How to write a Device Discovery Tool using Bash

Solution 1:

If you use avahi on your embedded PC you won't have to re-invent/re-implement service-discovery

On embedded PC:s:

apt-get install avahi-daemon
systemctl enable avahi-daemon --now
un-comment #publish-workstation=yes in /etc/avahi/avahi-daemon.conf
systemctl reload avahi-daemon

On machine used to discover embedded PC:s

apt-get install avahi-utils
avahi-browse -atr #  will output names and ip:s of devices on network to terminal

Solution 2:

As posted, the problem looks too wide. As I understand, you have two different problems:

  1. Generate a method to avoid the problem in future cases.
  2. Access to the servers that currently have the problem, to implement solution 1.
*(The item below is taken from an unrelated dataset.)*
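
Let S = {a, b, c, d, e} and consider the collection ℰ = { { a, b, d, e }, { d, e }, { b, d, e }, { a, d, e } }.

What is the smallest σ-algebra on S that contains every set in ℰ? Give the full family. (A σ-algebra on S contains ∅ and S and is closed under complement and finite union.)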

For problem #1, instead of getting a way to know the new IP, you could have the servers recover the old IP to a fixed value. You could set a crontab task that checks the current IP, and whenever it deviates from a set value, it changes the IP back to the target. You will of course have time windows of "network-blindness", depending on the frequency set in crontab.

Alternatively, a crontab task could broadcast/send email/etc. the new IP. The right mechanisms depend very much on what are you willing to operate, how are you accessing the servers.

All this seems a workaround. If correctly configured, they should not "forget the PC IP address". This is the point to fix, I guess. If you could give more information on the current configuration, that will narrow the problem.

For problem #2, if that is your target please mention it. I have a "similar" problem. A server that I am accessing remotely changes IP once in a while, since it is assigned by DHCP. Whenever I have problems sshing to the server, I execute a small script that, by a combination of ping and ssh (within a loop of IPs), and checking on the response, can get the current IP. Depending on many aspects of your network configuration this may work for you or not.

Solution 3:

I guess the farmers are reconfiguring it because their local network address changes. In which case, why not allow the server to get it's address over DHCP, you could make a note of the Mac address (which won't change) and then search the DHCP servers tables or even try a lookup on the DNS server to find the pc. Unpluging the cable from the end at the switch and plugging it back in should initiate a DHCP configuration session. Most DHCP servers allow you to assign an address based on a Mac address so you have some control over it at the dhcp server end.

Solution 4:

With netcat you could do something like a cronjob on your "pole-mounted servers" that does something like this every X minutes:

#!/bin/bash

# replace eth0 with the name of your interface or get the IP via other means

ip="$(ifconfig | grep -A 1 'eth0' | tail -1 | cut -d ' ' -f 10)"
datum=$(date)
echo "This is my IP: "$ip | netcat -q 2 -b -u 255.255.255.255 12001

The User/Farmer then only has to listen like this:

echo | nc -ulp 12001

And after X minutes they should get something like this:

This is my IP: 192.168.1.121

This only works if the "Farmers PC" and your "pole-mounted servers" are in the same subnet, though.


Explanation:

The script will send a UDP broadcast on Port 12001 and exit nc, after the payload (our echo command) + 2 seconds. The IP doesn't have to be got via ifconfig obviously, but its quite easy to parse..

Sending it to 255.255.255.255 means broadcast to the whole subnet, regardless of size.

So we don't have to know which network we are on.

On the client side, we listen with nc until we get a payload. I found nc terminates cleanly in combination with a line-break (via the echo).